There's a lot in there, however, that is much more considered in how it approaches children. For starters, there's a section which introduces the concept of developmental stages (taken from good old Erikson) in how you should write your adventures: younger children are likely to have trouble with empathy and moral dilemmas, whereas as children get older they are more interested in what their personal characters are doing and more difficult challenges. There are plenty of places where the game can be tuned down: either mechanically (simplified combat, diceless, character creation based on sketches done by the child and interpreted by the GM) or emotionally (simpler challenges, avoiding death scenes with "falling into a magical slumber" or running away). And there are, of course, opportunities to take it the other way: there's a decent section on LARPing as pixies, which sounds fantastic, and encouragement for props, costume, et cetera. It suggests scenery such as couches, rugs, et cetera, but I can imagine taking a whole primary school class out to a park one day and going nuts...

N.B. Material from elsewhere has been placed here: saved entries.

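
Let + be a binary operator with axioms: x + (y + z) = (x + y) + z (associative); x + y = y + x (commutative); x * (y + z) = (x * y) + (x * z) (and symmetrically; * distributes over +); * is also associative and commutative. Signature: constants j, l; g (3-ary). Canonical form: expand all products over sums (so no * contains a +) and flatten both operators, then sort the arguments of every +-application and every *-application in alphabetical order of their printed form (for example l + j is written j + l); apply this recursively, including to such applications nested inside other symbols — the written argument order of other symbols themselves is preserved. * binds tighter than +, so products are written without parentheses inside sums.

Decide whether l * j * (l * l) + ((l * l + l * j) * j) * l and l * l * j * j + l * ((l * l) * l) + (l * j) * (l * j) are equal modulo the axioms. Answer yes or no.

Answer: no — j * j * l * l + j * l * l * l + j * l * l * l vs j * j * l * l + j * j * l * l + l * l * l * l

Derivation:
Left:  l * j * (l * l) + ((l * l + l * j) * j) * l
  Distribute:  j * l * l * l + j * l * l * l + j * j * l * l
  Sort:  j * j * l * l + j * l * l * l + j * l * l * l
Right:  l * l * j * j + l * ((l * l) * l) + (l * j) * (l * j)
  Merge nested applications:  j * j * l * l + l * l * l * l + j * j * l * l
  Order the arguments:  j * j * l * l + j * j * l * l + l * l * l * l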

I'd really like to run this game with my group, but I'd need to toughen it up slightly. The system is geared towards encouraging children to behave nicely to one another: you get Essence for being kind and considerate in various ways, and "Dark Essence" for being nasty. I'd have to develop the Dark Essence bit, since I know my group wouldn't view it as a bad outcome. The combat rules are probably fine left simple, but to hell with falling into a magical slumber: if the goblins beat you, they're going to chew your limbs off. I had an amazing idea for an adventure based on a marauding entomologist.